Tandy Hard

Monday, October 22, 2007

Proud

The Creighton Double-Up went went well for Truman. I've got a soft spot for that Tournament. First, Marty runs it. He's a great coach and I really respect him. If I couldn't have been on Truman's team I would have been on his. Next, all the awards are from Ten Thousand Villages, a fair trade organization. And Finally, I got the second speaker award my at that tournament, that was the only nationally significant tourney that I kicked butt at.
I wasn't able to attend the tourney this year, and I would have liked to, I have two good friends in Omaha and another in Kearney I could have visited on the way there.
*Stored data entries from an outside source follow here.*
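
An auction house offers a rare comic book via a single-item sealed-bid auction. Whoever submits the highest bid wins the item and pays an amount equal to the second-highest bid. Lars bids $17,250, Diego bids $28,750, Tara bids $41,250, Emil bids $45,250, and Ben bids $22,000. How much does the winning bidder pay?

Price paid: $41,250.

Bids in descending order: Emil $45,250 > Tara $41,250 > Diego $28,750 > Ben $22,000 > Lars $17,250.
Emil has the highest bid, so Emil wins.
The second-highest bid is $41,250, so that is what Emil pays.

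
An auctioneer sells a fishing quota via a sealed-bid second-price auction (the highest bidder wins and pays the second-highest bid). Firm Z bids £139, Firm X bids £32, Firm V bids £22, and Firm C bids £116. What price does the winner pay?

Sorted high to low: Firm Z £139 > Firm C £116 > Firm X £32 > Firm V £22.
Firm Z is the highest bidder, so Firm Z wins.
Under the second-price rule, the price is the second-highest bid: £116.

Price paid: £116.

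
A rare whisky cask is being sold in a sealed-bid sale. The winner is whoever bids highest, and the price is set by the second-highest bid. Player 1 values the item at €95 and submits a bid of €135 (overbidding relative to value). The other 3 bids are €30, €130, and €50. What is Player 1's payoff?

Highest competing bid: €130.
Player 1's bid €135 is the highest overall, so Player 1 wins and pays the second-highest bid, €130.
Payoff = value − price = €95 − €130 = -€35.
Overbidding won the item at a price above value — truthful bidding would have avoided this loss.

The bidder's payoff: -€35.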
Also, the mid-west's finest speaker are there, so high quality debate. That tournament is forever sealed in my brain. Three years in a row I did five events and debated. The double up signifies two tourneys in one weekend. I remember the absolute state of exhaustion that I would be on Sunday night for the drive home. I was so tired I couldn't see straight. It was the kinda of tired that feels so good. I'd always have a good trophy haul at that tournament.
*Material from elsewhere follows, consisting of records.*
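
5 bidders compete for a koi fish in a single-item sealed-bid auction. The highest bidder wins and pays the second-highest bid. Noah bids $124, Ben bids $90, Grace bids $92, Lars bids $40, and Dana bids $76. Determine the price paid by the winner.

Ranking the bids: Noah $124, then Grace $92, then Ben $90, then Dana $76, then Lars $40.
Noah has the highest bid, so Noah wins.
The second-highest bid is $92, so that is what Noah pays.

Price paid: $92.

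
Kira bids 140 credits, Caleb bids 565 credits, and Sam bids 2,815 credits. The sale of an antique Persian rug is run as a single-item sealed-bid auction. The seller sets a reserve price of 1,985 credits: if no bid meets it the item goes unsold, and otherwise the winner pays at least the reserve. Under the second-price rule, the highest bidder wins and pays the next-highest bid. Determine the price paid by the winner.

Price paid: 1,985 credits.

Bids in descending order: Sam 2,815 credits > Caleb 565 credits > Kira 140 credits.
Sam has the highest bid, so Sam wins.
The second-highest bid is 565 credits, but the reserve 1,985 credits is higher, so the price is the reserve.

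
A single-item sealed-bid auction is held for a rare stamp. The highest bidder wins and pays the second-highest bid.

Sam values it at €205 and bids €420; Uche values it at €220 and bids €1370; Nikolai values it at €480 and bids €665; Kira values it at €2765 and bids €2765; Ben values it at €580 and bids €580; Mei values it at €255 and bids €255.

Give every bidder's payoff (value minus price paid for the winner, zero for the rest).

Ranking the bids: Kira €2765 > Uche €1370 > Nikolai €665 > Ben €580 > Sam €420 > Mei €255.
Kira has the top bid and wins; the price is the second-highest bid, €1370.
Kira's payoff = €2765 − €1370 = €1395. All other bidders lose, so their payoff is 0.

Sam €0, Uche €0, Nikolai €0, Kira €1395, Ben €0, Mei €0.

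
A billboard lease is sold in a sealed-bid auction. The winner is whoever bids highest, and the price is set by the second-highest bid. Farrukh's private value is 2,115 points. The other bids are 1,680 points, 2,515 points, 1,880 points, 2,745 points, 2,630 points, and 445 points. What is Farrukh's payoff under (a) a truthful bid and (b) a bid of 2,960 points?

The highest competing bid is 2,745 points.
Bidding truthfully at 2,115 points: the top bid is 2,745 points (a rival), so Farrukh loses. Payoff = 0 points.
Bidding 2,960 points: Farrukh has the top bid, wins, and pays the second-highest bid 2,745 points. Payoff = 2,115 points − 2,745 points = -630 points.

Truthful: 0 points; alternative: -630 points.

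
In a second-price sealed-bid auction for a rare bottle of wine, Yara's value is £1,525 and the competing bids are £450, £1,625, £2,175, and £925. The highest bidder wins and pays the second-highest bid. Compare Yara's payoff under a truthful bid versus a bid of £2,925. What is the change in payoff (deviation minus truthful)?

Payoff change: -£650.

The highest competing bid is £2,175.
Bidding truthfully at £1,525: the top bid is £2,175 (a rival), so Yara loses. Payoff = £0.
Bidding £2,925: Yara has the top bid, wins, and pays the second-highest bid £2,175. Payoff = £1,525 − £2,175 = -£650.
Change = -£650 − £0 = -£650.
This is the dominant-strategy logic: truthful bidding weakly beats any alternative.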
With in the next year or two, there is the possibility of me creating my own debate team at the new high school. The benefits: I know what I'm getting into, I know more theory than most highschool coaches, and I could totally focus on the pedagogical values as well as the competitive values of the event. The Down falls: no weekends, STL does "Puff" debate (a style of debate that I'm not used to and supposedly has less educational value) and the chance that my competitiveness will leak out and manifest itself on the kids.
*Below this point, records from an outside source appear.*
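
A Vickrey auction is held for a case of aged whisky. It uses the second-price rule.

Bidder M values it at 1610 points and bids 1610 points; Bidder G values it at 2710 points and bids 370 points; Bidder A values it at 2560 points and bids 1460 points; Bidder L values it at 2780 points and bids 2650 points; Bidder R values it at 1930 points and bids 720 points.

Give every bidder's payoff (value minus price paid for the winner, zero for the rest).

Payoffs: Bidder M 0 points, Bidder G 0 points, Bidder A 0 points, Bidder L 1170 points, Bidder R 0 points.

Ranking the bids: Bidder L 2650 points; Bidder M 1610 points; Bidder A 1460 points; Bidder R 720 points; Bidder G 370 points.
Bidder L has the top bid and wins; the price is the second-highest bid, 1610 points.
Bidder L's payoff = 2780 points − 1610 points = 1170 points. All other bidders lose, so their payoff is 0.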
But anyway, it seems that the new crop of freshman are doing well. This makes me happy. May they grow. Debate may have changed me educationally, but it changed me more psychologically and socially. Because of debate, I can actually hold my liqueur to some extent. I know how to smoke a cigar. Because of mistakes made with teammates, I know I'm not as good a person as I thought I was and that I'm way to judgmental for my own good. (Valuable Self knowledge)
Cheers to the freshman, may they get out of it as much as I did!